Nevertheless, the fact that Canned Heat’s classic 1968 anthem ‘Going Up the Country’, one of the definitive anthems of hippiedom, started cropping up in ads for car insurance of all things, still feels utterly bizarre. Seemingly, though, the band itself were as shocked as anybody else by the decision.
Not only were Canned Heat initially unaware of the famous Geico ads, which ran circa 2018, powered by their music, but they received no royalties for the song’s use, either. Apparently, that total lack of creative control over their own work stems all the way back to 1967, and revolves around a rather suspicious drug bust.

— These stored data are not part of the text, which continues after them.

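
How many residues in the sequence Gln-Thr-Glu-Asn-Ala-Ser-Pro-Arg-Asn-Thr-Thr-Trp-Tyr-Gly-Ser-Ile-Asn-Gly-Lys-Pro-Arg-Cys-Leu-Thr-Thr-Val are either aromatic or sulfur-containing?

3

Aromatic: F, W, Y. Sulfur-containing: C, M.
Aromatic residues here: Trp12, Tyr13 (2).
Sulfur-containing residues here: Cys22 (1).
The two groups share no amino acid, so total = 2 + 1 = 3.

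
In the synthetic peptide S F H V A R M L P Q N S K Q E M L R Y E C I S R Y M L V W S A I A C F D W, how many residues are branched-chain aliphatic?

7

The BCAAs are Val, Leu, and Ile — aliphatic side chains with a branch point.
Matching residues: V4, L8, L17, I22, L27, V28, I32.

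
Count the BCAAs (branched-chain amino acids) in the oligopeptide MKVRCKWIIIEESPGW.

The BCAAs are Val, Leu, and Ile — aliphatic side chains with a branch point.
Matching residues: V3, I8, I9, I10.

4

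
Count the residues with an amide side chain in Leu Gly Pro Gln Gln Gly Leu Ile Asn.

The amide-side-chain residues are Asn (N) and Gln (Q).
Matching residues: Gln4, Gln5, Asn9.

3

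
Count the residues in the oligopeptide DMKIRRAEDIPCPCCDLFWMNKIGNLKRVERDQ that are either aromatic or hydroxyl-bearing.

Aromatic: F, W, Y. Hydroxyl-bearing: S, T, Y.
Aromatic residues here: F18, W19 (2).
Hydroxyl-bearing residues here: none (0).
(Y belongs to both groups, but none appear in this sequence.) Total = 2 + 0 = 2.

2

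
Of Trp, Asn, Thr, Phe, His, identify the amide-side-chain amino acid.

Asn

Only N (asparagine) and Q (glutamine) carry a side-chain carboxamide.
Of the listed options, only Asn belongs to this group.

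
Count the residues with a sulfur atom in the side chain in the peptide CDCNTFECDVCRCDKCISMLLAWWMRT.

8

Cysteine (C, thiol) and methionine (M, thioether) are the two sulfur-containing amino acids.
Matching residues: C1, C3, C8, C11, C13, C16, M19, M25.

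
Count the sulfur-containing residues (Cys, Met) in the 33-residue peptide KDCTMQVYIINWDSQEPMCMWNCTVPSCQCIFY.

Matching residues: C3, M5, M18, C19, M20, C23, C28, C30.

8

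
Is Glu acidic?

Yes

Aspartate (D) and glutamate (E) have carboxylic-acid side chains and are the acidic amino acids.
Glutamate is in this group.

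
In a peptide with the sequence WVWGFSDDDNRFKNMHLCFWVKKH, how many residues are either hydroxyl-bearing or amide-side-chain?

3

Hydroxyl-bearing: S, T, Y. Amide-side-chain: N, Q.
Hydroxyl-bearing residues here: S6 (1).
Amide-side-chain residues here: N10, N14 (2).
The two groups share no amino acid, so total = 1 + 2 = 3.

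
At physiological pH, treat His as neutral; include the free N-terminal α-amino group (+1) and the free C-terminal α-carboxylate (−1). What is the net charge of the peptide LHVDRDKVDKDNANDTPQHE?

-3

At pH ~7.4 the Lys and Arg side chains are protonated (+1), the Asp and Glu side chains are deprotonated (−1), and with His taken as neutral all other side chains carry no charge.
Positive (K, R): R5, K7, K10 → +3.
Negative (D, E): D4, D6, D9, D11, D15, E20 → −6.
The N-terminus (+1) and C-terminus (−1) cancel.
Net charge = (+3) + (−6) = −3.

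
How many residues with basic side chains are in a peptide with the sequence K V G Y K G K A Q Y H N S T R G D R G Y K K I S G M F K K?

10

Lysine (K), arginine (R), and histidine (H) have basic, nitrogen-containing side chains.
Matching residues: K1, K5, K7, H11, R15, R18, K21, K22, K28, K29.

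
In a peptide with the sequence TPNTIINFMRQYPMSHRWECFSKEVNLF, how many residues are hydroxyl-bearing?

5

S, T, and Y are the three residues with a side-chain hydroxyl.
Matching residues: T1, T4, Y12, S15, S22.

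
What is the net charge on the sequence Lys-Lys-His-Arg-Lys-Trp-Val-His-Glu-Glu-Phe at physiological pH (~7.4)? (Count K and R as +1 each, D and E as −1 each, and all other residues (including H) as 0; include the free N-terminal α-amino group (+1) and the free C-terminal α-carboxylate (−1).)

Positive (K, R): Lys1, Lys2, Arg4, Lys5 → +4.
Negative (D, E): Glu9, Glu10 → −2.
The N-terminus (+1) and C-terminus (−1) cancel.
Net charge = (+4) + (−2) = +2.

+2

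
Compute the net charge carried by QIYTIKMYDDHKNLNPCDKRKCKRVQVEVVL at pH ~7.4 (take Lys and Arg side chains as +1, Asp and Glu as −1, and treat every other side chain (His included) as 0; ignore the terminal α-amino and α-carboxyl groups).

+3

Positive (K, R): K6, K12, K19, R20, K21, K23, R24 → +7.
Negative (D, E): D9, D10, D18, E28 → −4.
Net charge = (+7) + (−4) = +3.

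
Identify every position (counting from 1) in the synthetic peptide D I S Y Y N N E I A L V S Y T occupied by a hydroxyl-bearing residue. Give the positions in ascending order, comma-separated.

3, 4, 5, 13, 14, 15

Matching residues: S3, Y4, Y5, S13, Y14, T15.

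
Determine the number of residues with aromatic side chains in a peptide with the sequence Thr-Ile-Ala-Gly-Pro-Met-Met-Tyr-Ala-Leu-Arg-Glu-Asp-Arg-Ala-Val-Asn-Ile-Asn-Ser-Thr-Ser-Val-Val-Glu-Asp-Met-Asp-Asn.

1

The aromatic amino acids are Phe (F, benzyl), Trp (W, indole), and Tyr (Y, phenol).
Matching residues: Tyr8.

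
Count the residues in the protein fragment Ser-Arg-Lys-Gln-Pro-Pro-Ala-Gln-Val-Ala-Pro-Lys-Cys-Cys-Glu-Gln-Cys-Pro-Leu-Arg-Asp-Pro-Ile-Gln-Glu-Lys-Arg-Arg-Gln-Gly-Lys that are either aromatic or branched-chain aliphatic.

3

Aromatic: F, W, Y. Branched-chain aliphatic: I, L, V.
Aromatic residues here: none (0).
Branched-chain aliphatic residues here: Val9, Leu19, Ile23 (3).
The two groups share no amino acid, so total = 0 + 3 = 3.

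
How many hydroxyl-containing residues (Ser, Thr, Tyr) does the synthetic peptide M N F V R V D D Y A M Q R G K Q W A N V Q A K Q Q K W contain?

Matching residues: Y9.

1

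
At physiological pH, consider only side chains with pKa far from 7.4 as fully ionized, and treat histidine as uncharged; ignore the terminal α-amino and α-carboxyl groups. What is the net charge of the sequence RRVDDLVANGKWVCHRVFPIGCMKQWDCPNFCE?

At pH ~7.4 the Lys and Arg side chains are protonated (+1), the Asp and Glu side chains are deprotonated (−1), and with His taken as neutral all other side chains carry no charge.
Positive (K, R): R1, R2, K11, R16, K24 → +5.
Negative (D, E): D4, D5, D27, E33 → −4.
Net charge = (+5) + (−4) = +1.

+1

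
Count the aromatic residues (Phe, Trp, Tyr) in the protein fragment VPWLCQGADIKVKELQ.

1

Matching residues: W3.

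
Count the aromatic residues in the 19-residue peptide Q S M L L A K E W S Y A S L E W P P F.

Phenylalanine (F), tryptophan (W), and tyrosine (Y) have aromatic ring side chains.
Matching residues: W9, Y11, W16, F19.

4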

The story goes that, during a trip to play a show in Denver, an old friend of Bob Hite came to visit the band in their hotel room, and he took a couple of joints off their hands in the process. Shortly thereafter, the local police force stormed the hotel room, found the weed that this mysterious old friend had suspiciously left behind, and promptly carted Canned Heat off to jail.

In a rather tight spot and unable to scrape together the funds for bail, the band sold off their half of the band’s publishing rights to Al Bennett, president of Liberty Records, to the tune of $10,000. Then, a few years later, when the group came to leave Liberty, they agreed to forfeit all future royalties in an effort to pay off the incredible debt that they had worked up with the label. Essentially, then, Canned Heat sold off the entire ‘golden age’ of their catalogue.
“This agreement was based on the sale of LPs and cassettes,” drummer Adolfo de la Parra later explained, per Ultimate Classic Rock. “No one knew that the CD would come along in a couple of years or that the entire Canned Heat catalogue would be reissued, sell like mad, and be used in commercials and movies 50 years down the road, as is now the case.”
Seemingly, then, the prevailing issue with those Geico ads is not that they betray the cultural revolution of Canned Heat’s heyday, but that they do so without even benefiting the band’s surviving members. “The problem is that we have not received a penny from it, and that’s what really bothers me whenever I see the commercial,” the drummer shared.
“These are the type of mistakes that will haunt us for the rest of our lives,” de la Parra declared. “And many other bands have similar stories as ours.”
So, if there is one lesson to be learned from the Canned Heat debacle, it is that artists should never waive off their own publishing rights because you never know whether your work will eventually be used to sell insurance.